Which brings me to the James Webb Telescope. I love this thing. We're making all sorts of great observations about the universe with the most sophisticated equipment we can come up with at this time. And it recorded the death of a planet 12,000 lightyears away.

THE FUCKING PLANET WAS EATEN.

If you're looking at a star in the night sky, you are seeing the past. It took however many lightyears to get to you, so it's essentially a window into the past, so this planet died 12,000 years ago if we're just seeing it now.

The universe is a fuckin' strange place.

The planet in question strayed a little from its orbit, but it was enough to get sucked into the star's orbit. Then, over the course of who knows how long, it got closer and closer to the star until the star flared and ate that planet whole.

This is a great article on the matter. Also, keep in mind that this planet was apparently the size of Jupiter. As a point of reference, Jupiter is about as big as 1,300 earths.

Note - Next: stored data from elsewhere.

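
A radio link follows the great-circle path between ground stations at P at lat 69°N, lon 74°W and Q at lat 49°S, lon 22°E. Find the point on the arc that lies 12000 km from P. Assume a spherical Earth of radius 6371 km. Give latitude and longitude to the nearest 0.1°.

≈ lat 23.0°S, lon 6.1°E

The haversine formula gives a central angle δ ≈ 2.388 rad (136.8°) between the endpoints. The total great-circle distance is δ·R ≈ 2.388 × 6371 ≈ 15213 km, so the target fraction is f = 12000/15213 ≈ 0.789.
Interpolate at f ≈ 0.789 with slerp weights a = sin((1−f)δ)/sin δ ≈ 0.706, b = sin(fδ)/sin δ ≈ 1.390.
p = a·p₁ + b·p₂ ≈ (0.915, 0.098, -0.390); φ = arcsin(p_z) ≈ -22.96°, λ = atan2(p_y, p_x) ≈ 6.14°.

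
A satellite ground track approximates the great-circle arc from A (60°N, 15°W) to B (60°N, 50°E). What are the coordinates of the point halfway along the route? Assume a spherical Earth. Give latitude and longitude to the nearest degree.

≈ (64°N, 18°E)

Write both endpoints as unit vectors p₁, p₂ with components (cos φ cos λ, cos φ sin λ, sin φ).
The central angle between the endpoints is δ = arccos(p₁·p₂) ≈ 0.544 rad (31.2°).
Interpolate at f = 1/2 with slerp weights a = sin((1−f)δ)/sin δ ≈ 0.519, b = sin(fδ)/sin δ ≈ 0.519.
p = a·p₁ + b·p₂ ≈ (0.418, 0.132, 0.899); φ = arcsin(p_z) ≈ 64.04°, λ = atan2(p_y, p_x) ≈ 17.50°.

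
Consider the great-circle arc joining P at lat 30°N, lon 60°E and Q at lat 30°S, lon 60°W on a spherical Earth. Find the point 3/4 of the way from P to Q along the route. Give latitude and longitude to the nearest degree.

≈ lat 17°S, lon 28°W

From cos δ = sin φ₁ sin φ₂ + cos φ₁ cos φ₂ cos Δλ, the central angle is δ ≈ 2.246 rad (128.7°).
Interpolate at f = 3/4 with slerp weights a = sin((1−f)δ)/sin δ ≈ 0.682, b = sin(fδ)/sin δ ≈ 1.273.
p = a·p₁ + b·p₂ ≈ (0.846, -0.443, -0.295); φ = arcsin(p_z) ≈ -17.18°, λ = atan2(p_y, p_x) ≈ -27.63°.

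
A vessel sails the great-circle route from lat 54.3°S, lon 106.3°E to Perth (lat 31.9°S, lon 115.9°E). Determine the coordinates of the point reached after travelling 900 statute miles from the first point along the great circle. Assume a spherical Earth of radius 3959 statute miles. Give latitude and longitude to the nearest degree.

Write both endpoints as unit vectors p₁, p₂ with components (cos φ cos λ, cos φ sin λ, sin φ).
The central angle between the endpoints is δ = arccos(p₁·p₂) ≈ 0.409 rad (23.4°). The total great-circle distance is δ·R ≈ 0.409 × 3959 ≈ 1618 mi, so the target fraction is f = 900/1618 ≈ 0.556.
Interpolate at f ≈ 0.556 with slerp weights a = sin((1−f)δ)/sin δ ≈ 0.454, b = sin(fδ)/sin δ ≈ 0.567.
p = a·p₁ + b·p₂ ≈ (-0.285, 0.687, -0.668); φ = arcsin(p_z) ≈ -41.94°, λ = atan2(p_y, p_x) ≈ 112.50°.

≈ lat 42°S, lon 112°E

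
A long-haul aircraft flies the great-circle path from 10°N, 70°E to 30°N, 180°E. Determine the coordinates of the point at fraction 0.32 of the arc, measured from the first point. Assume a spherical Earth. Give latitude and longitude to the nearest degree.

Convert each endpoint to a unit vector on the sphere (x = cos φ cos λ, y = cos φ sin λ, z = sin φ).
The central angle between the endpoints is δ = arccos(p₁·p₂) ≈ 1.777 rad (101.8°).
Interpolate at f = 0.32 with slerp weights a = sin((1−f)δ)/sin δ ≈ 0.955, b = sin(fδ)/sin δ ≈ 0.550.
p = a·p₁ + b·p₂ ≈ (-0.155, 0.884, 0.441); φ = arcsin(p_z) ≈ 26.17°, λ = atan2(p_y, p_x) ≈ 99.93°.

≈ 26°N, 100°E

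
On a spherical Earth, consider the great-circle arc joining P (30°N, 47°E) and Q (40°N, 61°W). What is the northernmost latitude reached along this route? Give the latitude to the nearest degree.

The great circle lies in the plane with unit normal n̂ = (p₁ × p₂)/|p₁ × p₂|.
Here n̂_z ≈ -0.635; the vertex latitude is φ_max = arccos|n̂_z| ≈ 50.6°.
Check via Clairaut: cos φ_max = |cos φ₁| · sin C = cos(30.0°)·sin(47.2°) ≈ 0.635, again giving ≈ 50.6°.

≈ 51°N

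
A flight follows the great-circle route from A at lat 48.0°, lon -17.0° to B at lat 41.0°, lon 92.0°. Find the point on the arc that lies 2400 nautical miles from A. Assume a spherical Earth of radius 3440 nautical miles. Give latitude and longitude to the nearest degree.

≈ lat 58°, lon 51°

The haversine formula gives a central angle δ ≈ 1.242 rad (71.1°) between the endpoints. The total great-circle distance is δ·R ≈ 1.242 × 3440 ≈ 4272 nmi, so the target fraction is f = 2400/4272 ≈ 0.562.
Interpolate at f ≈ 0.562 with slerp weights a = sin((1−f)δ)/sin δ ≈ 0.547, b = sin(fδ)/sin δ ≈ 0.679.
p = a·p₁ + b·p₂ ≈ (0.332, 0.405, 0.852); φ = arcsin(p_z) ≈ 58.41°, λ = atan2(p_y, p_x) ≈ 50.65°.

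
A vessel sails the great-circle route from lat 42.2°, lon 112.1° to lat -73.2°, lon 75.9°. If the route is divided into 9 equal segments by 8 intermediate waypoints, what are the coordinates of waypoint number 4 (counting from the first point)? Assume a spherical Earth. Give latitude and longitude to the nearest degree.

Write both endpoints as unit vectors p₁, p₂ with components (cos φ cos λ, cos φ sin λ, sin φ).
The central angle between the endpoints is δ = arccos(p₁·p₂) ≈ 2.060 rad (118.1°).
Interpolate at f = 4/9 with slerp weights a = sin((1−f)δ)/sin δ ≈ 1.032, b = sin(fδ)/sin δ ≈ 0.899.
p = a·p₁ + b·p₂ ≈ (-0.224, 0.960, -0.167); φ = arcsin(p_z) ≈ -9.62°, λ = atan2(p_y, p_x) ≈ 103.15°.

≈ lat -10°, lon 103°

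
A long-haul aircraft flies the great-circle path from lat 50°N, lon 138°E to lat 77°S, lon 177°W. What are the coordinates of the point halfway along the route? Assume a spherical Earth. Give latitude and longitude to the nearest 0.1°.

Convert each endpoint to a unit vector on the sphere (x = cos φ cos λ, y = cos φ sin λ, z = sin φ).
The central angle between the endpoints is δ = arccos(p₁·p₂) ≈ 2.271 rad (130.1°).
Interpolate at f = 1/2 with slerp weights a = sin((1−f)δ)/sin δ ≈ 1.185, b = sin(fδ)/sin δ ≈ 1.185.
p = a·p₁ + b·p₂ ≈ (-0.833, 0.496, -0.247); φ = arcsin(p_z) ≈ -14.30°, λ = atan2(p_y, p_x) ≈ 149.22°.

≈ lat 14.3°S, lon 149.2°E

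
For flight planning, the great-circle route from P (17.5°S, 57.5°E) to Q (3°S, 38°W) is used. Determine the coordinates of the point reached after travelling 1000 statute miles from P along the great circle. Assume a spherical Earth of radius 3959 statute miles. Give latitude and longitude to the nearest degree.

Convert each endpoint to a unit vector on the sphere (x = cos φ cos λ, y = cos φ sin λ, z = sin φ).
The central angle between the endpoints is δ = arccos(p₁·p₂) ≈ 1.646 rad (94.3°). The total great-circle distance is δ·R ≈ 1.646 × 3959 ≈ 6518 mi, so the target fraction is f = 1000/6518 ≈ 0.153.
Interpolate at f ≈ 0.153 with slerp weights a = sin((1−f)δ)/sin δ ≈ 0.987, b = sin(fδ)/sin δ ≈ 0.251.
p = a·p₁ + b·p₂ ≈ (0.703, 0.640, -0.310); φ = arcsin(p_z) ≈ -18.06°, λ = atan2(p_y, p_x) ≈ 42.31°.

≈ (18°S, 42°E)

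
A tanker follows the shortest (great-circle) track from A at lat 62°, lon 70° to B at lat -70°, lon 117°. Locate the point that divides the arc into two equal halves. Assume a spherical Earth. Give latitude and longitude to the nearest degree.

Convert each endpoint to a unit vector on the sphere (x = cos φ cos λ, y = cos φ sin λ, z = sin φ).
The central angle between the endpoints is δ = arccos(p₁·p₂) ≈ 2.375 rad (136.1°).
Interpolate at f = 1/2 with slerp weights a = sin((1−f)δ)/sin δ ≈ 1.337, b = sin(fδ)/sin δ ≈ 1.337.
p = a·p₁ + b·p₂ ≈ (0.007, 0.997, -0.076); φ = arcsin(p_z) ≈ -4.35°, λ = atan2(p_y, p_x) ≈ 89.59°.

≈ lat -4°, lon 90°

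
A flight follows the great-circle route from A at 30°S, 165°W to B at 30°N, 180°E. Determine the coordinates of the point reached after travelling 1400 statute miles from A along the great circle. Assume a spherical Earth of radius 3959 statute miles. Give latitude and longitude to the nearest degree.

Write both endpoints as unit vectors p₁, p₂ with components (cos φ cos λ, cos φ sin λ, sin φ).
The central angle between the endpoints is δ = arccos(p₁·p₂) ≈ 1.076 rad (61.7°). The total great-circle distance is δ·R ≈ 1.076 × 3959 ≈ 4262 mi, so the target fraction is f = 1400/4262 ≈ 0.329.
Interpolate at f ≈ 0.329 with slerp weights a = sin((1−f)δ)/sin δ ≈ 0.751, b = sin(fδ)/sin δ ≈ 0.393.
p = a·p₁ + b·p₂ ≈ (-0.969, -0.168, -0.179); φ = arcsin(p_z) ≈ -10.31°, λ = atan2(p_y, p_x) ≈ -170.14°.

≈ 10°S, 170°W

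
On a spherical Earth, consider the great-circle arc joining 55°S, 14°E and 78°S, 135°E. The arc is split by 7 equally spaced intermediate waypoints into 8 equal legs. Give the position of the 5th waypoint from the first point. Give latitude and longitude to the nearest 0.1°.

From cos δ = sin φ₁ sin φ₂ + cos φ₁ cos φ₂ cos Δλ, the central angle is δ ≈ 0.738 rad (42.3°).
Interpolate at f = 5/8 with slerp weights a = sin((1−f)δ)/sin δ ≈ 0.406, b = sin(fδ)/sin δ ≈ 0.662.
p = a·p₁ + b·p₂ ≈ (0.129, 0.154, -0.980); φ = arcsin(p_z) ≈ -78.44°, λ = atan2(p_y, p_x) ≈ 50.03°.

≈ 78.4°S, 50.0°E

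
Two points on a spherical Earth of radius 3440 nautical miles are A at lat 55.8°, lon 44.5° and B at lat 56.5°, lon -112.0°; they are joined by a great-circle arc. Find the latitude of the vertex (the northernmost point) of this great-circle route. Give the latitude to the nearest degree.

The great circle lies in the plane with unit normal n̂ = (p₁ × p₂)/|p₁ × p₂|.
Here n̂_z ≈ -0.135; the vertex latitude is φ_max = arccos|n̂_z| ≈ 82.2°.
Check via Clairaut: cos φ_max = |cos φ₁| · sin C = cos(55.8°)·sin(13.9°) ≈ 0.135, again giving ≈ 82.2°.

≈ 82°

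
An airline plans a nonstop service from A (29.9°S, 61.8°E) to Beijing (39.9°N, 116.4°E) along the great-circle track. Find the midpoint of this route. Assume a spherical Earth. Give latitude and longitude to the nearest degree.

From cos δ = sin φ₁ sin φ₂ + cos φ₁ cos φ₂ cos Δλ, the central angle is δ ≈ 1.505 rad (86.2°).
Interpolate at f = 1/2 with slerp weights a = sin((1−f)δ)/sin δ ≈ 0.685, b = sin(fδ)/sin δ ≈ 0.685.
p = a·p₁ + b·p₂ ≈ (0.047, 0.994, 0.098); φ = arcsin(p_z) ≈ 5.62°, λ = atan2(p_y, p_x) ≈ 87.30°.

≈ (6°N, 87°E)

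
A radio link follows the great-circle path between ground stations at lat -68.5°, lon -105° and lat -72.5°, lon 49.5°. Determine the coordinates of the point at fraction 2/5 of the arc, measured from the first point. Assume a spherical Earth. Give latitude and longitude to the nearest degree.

From cos δ = sin φ₁ sin φ₂ + cos φ₁ cos φ₂ cos Δλ, the central angle is δ ≈ 0.663 rad (38.0°).
Interpolate at f = 2/5 with slerp weights a = sin((1−f)δ)/sin δ ≈ 0.629, b = sin(fδ)/sin δ ≈ 0.426.
p = a·p₁ + b·p₂ ≈ (0.023, -0.125, -0.992); φ = arcsin(p_z) ≈ -82.67°, λ = atan2(p_y, p_x) ≈ -79.41°.

≈ lat -83°, lon -79°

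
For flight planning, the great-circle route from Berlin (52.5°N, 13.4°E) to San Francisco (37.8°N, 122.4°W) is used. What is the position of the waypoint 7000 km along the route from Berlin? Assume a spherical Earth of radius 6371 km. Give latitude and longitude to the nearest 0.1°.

≈ (54.2°N, 108.6°W)

Convert each endpoint to a unit vector on the sphere (x = cos φ cos λ, y = cos φ sin λ, z = sin φ).
The central angle between the endpoints is δ = arccos(p₁·p₂) ≈ 1.429 rad (81.9°). The total great-circle distance is δ·R ≈ 1.429 × 6371 ≈ 9104 km, so the target fraction is f = 7000/9104 ≈ 0.769.
Interpolate at f ≈ 0.769 with slerp weights a = sin((1−f)δ)/sin δ ≈ 0.328, b = sin(fδ)/sin δ ≈ 0.900.
p = a·p₁ + b·p₂ ≈ (-0.187, -0.554, 0.811); φ = arcsin(p_z) ≈ 54.22°, λ = atan2(p_y, p_x) ≈ -108.65°.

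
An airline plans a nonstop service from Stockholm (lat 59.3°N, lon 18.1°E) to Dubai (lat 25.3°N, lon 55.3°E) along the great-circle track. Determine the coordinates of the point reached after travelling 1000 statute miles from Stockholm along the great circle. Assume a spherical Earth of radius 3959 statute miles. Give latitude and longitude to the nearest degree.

≈ lat 49°N, lon 36°E

Write both endpoints as unit vectors p₁, p₂ with components (cos φ cos λ, cos φ sin λ, sin φ).
The central angle between the endpoints is δ = arccos(p₁·p₂) ≈ 0.745 rad (42.7°). The total great-circle distance is δ·R ≈ 0.745 × 3959 ≈ 2949 mi, so the target fraction is f = 1000/2949 ≈ 0.339.
Interpolate at f ≈ 0.339 with slerp weights a = sin((1−f)δ)/sin δ ≈ 0.697, b = sin(fδ)/sin δ ≈ 0.369.
p = a·p₁ + b·p₂ ≈ (0.528, 0.385, 0.757); φ = arcsin(p_z) ≈ 49.21°, λ = atan2(p_y, p_x) ≈ 36.06°.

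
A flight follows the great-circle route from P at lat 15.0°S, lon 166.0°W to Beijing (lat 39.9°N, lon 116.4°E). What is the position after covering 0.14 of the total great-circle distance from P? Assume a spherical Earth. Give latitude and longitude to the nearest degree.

Convert each endpoint to a unit vector on the sphere (x = cos φ cos λ, y = cos φ sin λ, z = sin φ).
The central angle between the endpoints is δ = arccos(p₁·p₂) ≈ 1.578 rad (90.4°).
Interpolate at f = 0.14 with slerp weights a = sin((1−f)δ)/sin δ ≈ 0.977, b = sin(fδ)/sin δ ≈ 0.219.
p = a·p₁ + b·p₂ ≈ (-0.991, -0.078, -0.112); φ = arcsin(p_z) ≈ -6.45°, λ = atan2(p_y, p_x) ≈ -175.51°.

≈ lat 6°S, lon 176°W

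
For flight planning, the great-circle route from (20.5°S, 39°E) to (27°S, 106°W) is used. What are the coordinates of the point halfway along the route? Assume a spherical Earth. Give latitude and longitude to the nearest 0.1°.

≈ (55.6°S, 29.0°W)

Convert each endpoint to a unit vector on the sphere (x = cos φ cos λ, y = cos φ sin λ, z = sin φ).
The central angle between the endpoints is δ = arccos(p₁·p₂) ≈ 2.123 rad (121.6°).
Interpolate at f = 1/2 with slerp weights a = sin((1−f)δ)/sin δ ≈ 1.026, b = sin(fδ)/sin δ ≈ 1.026.
p = a·p₁ + b·p₂ ≈ (0.495, -0.274, -0.825); φ = arcsin(p_z) ≈ -55.57°, λ = atan2(p_y, p_x) ≈ -28.97°.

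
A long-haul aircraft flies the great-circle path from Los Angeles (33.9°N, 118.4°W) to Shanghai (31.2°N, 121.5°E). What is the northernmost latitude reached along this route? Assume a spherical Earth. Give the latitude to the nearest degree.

The great circle lies in the plane with unit normal n̂ = (p₁ × p₂)/|p₁ × p₂|.
Here n̂_z ≈ -0.616; the vertex latitude is φ_max = arccos|n̂_z| ≈ 52.0°.

≈ 52°N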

Typically when a planet breaks from its orbit (much like Cybertron at the beginning of the Marvel Transformers comics), it becomes a rogue planet, wandering throughout the cosmos. In this case the planet revolved too closely around the sun, so when it broke free, it got stuck immediately. Out of the frying pan, into the 10,000-degree Fahrenheit fire. I imagine something similar would happen if Mercury slipped loose from its orbit in our own solar system.

I wish the footage of this was public, though. That article has an artist's rendering, which looks pretty cool, but I wish I could have watched a whole planet get devoured before my very eyes. You don't see that every day, not even in this strange fuckin' universe.